American record company execs at first refused to credit the Beatles, but they conquered the USA charts '64 and the floodgates opened: the Rolling Stones, Dave Clark Five, Herman's Hermits, Gerry and the Pacemakers, Animals, Searchers, Zombies, Kinks, Wayne Fontana and the Mindbenders, Peter and Gordon, Freddie and the Dreamers all scored. Such was demand for anything British that acts were stars in USA while relatively unknown at home, e.g. Chad and Jeremy, and Ian Whitcomb, who toured the USA in a deerstalker cap. Although '60s British pop sounded like rock'n'roll to mainstream America, it contained a large measure of traditionally cheeky British music-hall attitude, the sort of fun which had been edited out of American pop. The Beatles stopped touring in 1966; by then the USA was again producing its own stars, especially on the hippy-flavoured West Coast, but David Bowie, Elton John and Rod Stewart continued with effortless USA success in the 1970s.

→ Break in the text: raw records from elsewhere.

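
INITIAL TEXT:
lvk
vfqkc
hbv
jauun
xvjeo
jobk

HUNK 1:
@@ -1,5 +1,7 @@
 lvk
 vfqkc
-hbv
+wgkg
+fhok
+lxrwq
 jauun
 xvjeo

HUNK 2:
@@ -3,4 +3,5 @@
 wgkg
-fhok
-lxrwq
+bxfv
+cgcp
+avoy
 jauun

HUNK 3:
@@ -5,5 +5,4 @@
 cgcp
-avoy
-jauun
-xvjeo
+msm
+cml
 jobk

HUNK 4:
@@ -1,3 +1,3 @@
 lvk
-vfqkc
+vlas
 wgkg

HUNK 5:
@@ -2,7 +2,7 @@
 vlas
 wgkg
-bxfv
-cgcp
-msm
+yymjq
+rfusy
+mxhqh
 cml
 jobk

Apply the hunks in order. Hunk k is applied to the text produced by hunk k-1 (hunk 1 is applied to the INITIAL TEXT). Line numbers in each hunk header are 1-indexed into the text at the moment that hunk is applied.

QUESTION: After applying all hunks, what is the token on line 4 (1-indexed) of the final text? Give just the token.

Hunk 1: at line 1 remove [hbv] add [wgkg,fhok,lxrwq] -> 8 lines: lvk vfqkc wgkg fhok lxrwq jauun xvjeo jobk
Hunk 2: at line 3 remove [fhok,lxrwq] add [bxfv,cgcp,avoy] -> 9 lines: lvk vfqkc wgkg bxfv cgcp avoy jauun xvjeo jobk
Hunk 3: at line 5 remove [avoy,jauun,xvjeo] add [msm,cml] -> 8 lines: lvk vfqkc wgkg bxfv cgcp msm cml jobk
Hunk 4: at line 1 remove [vfqkc] add [vlas] -> 8 lines: lvk vlas wgkg bxfv cgcp msm cml jobk
Hunk 5: at line 2 remove [bxfv,cgcp,msm] add [yymjq,rfusy,mxhqh] -> 8 lines: lvk vlas wgkg yymjq rfusy mxhqh cml jobk
Final line 4: yymjq

Answer: yymjq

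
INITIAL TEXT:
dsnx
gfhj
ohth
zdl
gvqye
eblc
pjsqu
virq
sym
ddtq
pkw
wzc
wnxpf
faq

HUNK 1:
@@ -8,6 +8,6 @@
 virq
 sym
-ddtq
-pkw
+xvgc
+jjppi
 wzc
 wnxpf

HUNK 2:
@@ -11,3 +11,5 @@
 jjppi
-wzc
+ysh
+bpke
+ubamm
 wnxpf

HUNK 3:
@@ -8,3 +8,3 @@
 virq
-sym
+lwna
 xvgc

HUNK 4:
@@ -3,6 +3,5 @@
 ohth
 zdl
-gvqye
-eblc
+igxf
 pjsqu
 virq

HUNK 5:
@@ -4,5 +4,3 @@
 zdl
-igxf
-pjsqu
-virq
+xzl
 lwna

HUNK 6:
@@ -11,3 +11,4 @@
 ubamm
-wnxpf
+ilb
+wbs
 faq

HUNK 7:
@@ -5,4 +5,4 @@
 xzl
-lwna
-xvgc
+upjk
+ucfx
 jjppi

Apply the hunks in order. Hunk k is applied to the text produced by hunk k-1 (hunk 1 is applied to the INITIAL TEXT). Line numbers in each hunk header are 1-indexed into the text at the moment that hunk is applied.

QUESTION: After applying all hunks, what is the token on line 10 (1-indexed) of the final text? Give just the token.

Answer: bpke

Derivation:
Hunk 1: at line 8 remove [ddtq,pkw] add [xvgc,jjppi] -> 14 lines: dsnx gfhj ohth zdl gvqye eblc pjsqu virq sym xvgc jjppi wzc wnxpf faq
Hunk 2: at line 11 remove [wzc] add [ysh,bpke,ubamm] -> 16 lines: dsnx gfhj ohth zdl gvqye eblc pjsqu virq sym xvgc jjppi ysh bpke ubamm wnxpf faq
Hunk 3: at line 8 remove [sym] add [lwna] -> 16 lines: dsnx gfhj ohth zdl gvqye eblc pjsqu virq lwna xvgc jjppi ysh bpke ubamm wnxpf faq
Hunk 4: at line 3 remove [gvqye,eblc] add [igxf] -> 15 lines: dsnx gfhj ohth zdl igxf pjsqu virq lwna xvgc jjppi ysh bpke ubamm wnxpf faq
Hunk 5: at line 4 remove [igxf,pjsqu,virq] add [xzl] -> 13 lines: dsnx gfhj ohth zdl xzl lwna xvgc jjppi ysh bpke ubamm wnxpf faq
Hunk 6: at line 11 remove [wnxpf] add [ilb,wbs] -> 14 lines: dsnx gfhj ohth zdl xzl lwna xvgc jjppi ysh bpke ubamm ilb wbs faq
Hunk 7: at line 5 remove [lwna,xvgc] add [upjk,ucfx] -> 14 lines: dsnx gfhj ohth zdl xzl upjk ucfx jjppi ysh bpke ubamm ilb wbs faq
Final line 10: bpke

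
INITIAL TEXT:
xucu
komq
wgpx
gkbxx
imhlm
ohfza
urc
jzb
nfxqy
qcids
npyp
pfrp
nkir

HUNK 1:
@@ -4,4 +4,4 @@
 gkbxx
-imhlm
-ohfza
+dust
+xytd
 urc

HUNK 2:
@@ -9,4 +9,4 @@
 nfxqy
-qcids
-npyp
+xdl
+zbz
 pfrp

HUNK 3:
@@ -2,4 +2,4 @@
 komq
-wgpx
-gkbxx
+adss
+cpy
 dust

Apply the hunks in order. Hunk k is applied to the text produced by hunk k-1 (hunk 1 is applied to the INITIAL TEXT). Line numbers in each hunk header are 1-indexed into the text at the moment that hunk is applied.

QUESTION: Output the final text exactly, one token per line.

Hunk 1: at line 4 remove [imhlm,ohfza] add [dust,xytd] -> 13 lines: xucu komq wgpx gkbxx dust xytd urc jzb nfxqy qcids npyp pfrp nkir
Hunk 2: at line 9 remove [qcids,npyp] add [xdl,zbz] -> 13 lines: xucu komq wgpx gkbxx dust xytd urc jzb nfxqy xdl zbz pfrp nkir
Hunk 3: at line 2 remove [wgpx,gkbxx] add [adss,cpy] -> 13 lines: xucu komq adss cpy dust xytd urc jzb nfxqy xdl zbz pfrp nkir

Answer: xucu
komq
adss
cpy
dust
xytd
urc
jzb
nfxqy
xdl
zbz
pfrp
nkir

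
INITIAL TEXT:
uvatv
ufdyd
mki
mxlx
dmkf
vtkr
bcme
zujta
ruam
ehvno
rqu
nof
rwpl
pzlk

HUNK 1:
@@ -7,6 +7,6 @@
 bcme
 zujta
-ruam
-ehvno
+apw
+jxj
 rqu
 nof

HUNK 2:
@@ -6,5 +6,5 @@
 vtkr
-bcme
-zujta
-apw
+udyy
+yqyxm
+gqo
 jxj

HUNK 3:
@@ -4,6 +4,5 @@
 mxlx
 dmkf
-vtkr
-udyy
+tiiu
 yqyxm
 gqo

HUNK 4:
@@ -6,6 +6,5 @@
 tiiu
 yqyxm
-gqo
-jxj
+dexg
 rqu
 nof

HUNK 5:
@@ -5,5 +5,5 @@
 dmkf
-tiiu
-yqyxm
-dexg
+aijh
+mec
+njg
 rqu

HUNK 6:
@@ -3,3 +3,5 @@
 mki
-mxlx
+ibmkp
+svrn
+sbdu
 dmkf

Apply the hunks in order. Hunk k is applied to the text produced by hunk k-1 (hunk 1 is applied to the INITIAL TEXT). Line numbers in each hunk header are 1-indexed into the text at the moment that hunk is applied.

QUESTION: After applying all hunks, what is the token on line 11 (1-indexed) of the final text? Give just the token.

Answer: rqu

Derivation:
Hunk 1: at line 7 remove [ruam,ehvno] add [apw,jxj] -> 14 lines: uvatv ufdyd mki mxlx dmkf vtkr bcme zujta apw jxj rqu nof rwpl pzlk
Hunk 2: at line 6 remove [bcme,zujta,apw] add [udyy,yqyxm,gqo] -> 14 lines: uvatv ufdyd mki mxlx dmkf vtkr udyy yqyxm gqo jxj rqu nof rwpl pzlk
Hunk 3: at line 4 remove [vtkr,udyy] add [tiiu] -> 13 lines: uvatv ufdyd mki mxlx dmkf tiiu yqyxm gqo jxj rqu nof rwpl pzlk
Hunk 4: at line 6 remove [gqo,jxj] add [dexg] -> 12 lines: uvatv ufdyd mki mxlx dmkf tiiu yqyxm dexg rqu nof rwpl pzlk
Hunk 5: at line 5 remove [tiiu,yqyxm,dexg] add [aijh,mec,njg] -> 12 lines: uvatv ufdyd mki mxlx dmkf aijh mec njg rqu nof rwpl pzlk
Hunk 6: at line 3 remove [mxlx] add [ibmkp,svrn,sbdu] -> 14 lines: uvatv ufdyd mki ibmkp svrn sbdu dmkf aijh mec njg rqu nof rwpl pzlk
Final line 11: rqu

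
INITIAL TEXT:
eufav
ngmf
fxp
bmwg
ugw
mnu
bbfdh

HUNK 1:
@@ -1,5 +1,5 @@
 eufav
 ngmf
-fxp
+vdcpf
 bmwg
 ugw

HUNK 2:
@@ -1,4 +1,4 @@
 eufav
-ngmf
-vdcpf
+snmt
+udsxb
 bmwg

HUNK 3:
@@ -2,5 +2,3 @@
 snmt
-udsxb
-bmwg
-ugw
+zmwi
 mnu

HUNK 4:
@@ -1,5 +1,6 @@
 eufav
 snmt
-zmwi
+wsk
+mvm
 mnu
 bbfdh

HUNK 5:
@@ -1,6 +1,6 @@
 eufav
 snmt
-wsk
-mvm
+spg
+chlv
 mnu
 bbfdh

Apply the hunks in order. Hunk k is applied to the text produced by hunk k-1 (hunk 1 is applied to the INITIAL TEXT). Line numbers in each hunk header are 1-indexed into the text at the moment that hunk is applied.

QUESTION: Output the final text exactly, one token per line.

Hunk 1: at line 1 remove [fxp] add [vdcpf] -> 7 lines: eufav ngmf vdcpf bmwg ugw mnu bbfdh
Hunk 2: at line 1 remove [ngmf,vdcpf] add [snmt,udsxb] -> 7 lines: eufav snmt udsxb bmwg ugw mnu bbfdh
Hunk 3: at line 2 remove [udsxb,bmwg,ugw] add [zmwi] -> 5 lines: eufav snmt zmwi mnu bbfdh
Hunk 4: at line 1 remove [zmwi] add [wsk,mvm] -> 6 lines: eufav snmt wsk mvm mnu bbfdh
Hunk 5: at line 1 remove [wsk,mvm] add [spg,chlv] -> 6 lines: eufav snmt spg chlv mnu bbfdh

Answer: eufav
snmt
spg
chlv
mnu
bbfdh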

A 'Second British Invasion' in the early 1980s brought the energy of UK punk and new wave, shocking a sterile and uncertain US music scene then dominated by AOR radio. This time there was no single group as a spearhead; UK acts had been influenced by early examples of Alice Cooper, Velvet Underground, New York Dolls etc but their success was largely visual: the slick videos of Duran Duran, Culture Club, Eurythmics, Adam Ant etc became easy hits on MTV's cable music channel. Guitar-based bands like Big Country had their effect; Police and Squeeze played big arenas; in the mid-'80s affection had also been retained for the Who, Eric Clapton, Pink Floyd, Jimmy Page etc who were getting a harder ride at home. With video and satellite technology, pop festivals in Brazil and Wham! playing in China, pop music became international to an extent unimagined 30 years earlier; future invasions in each direction will be more diffuse, but the shock of 1964 will never be forgotten.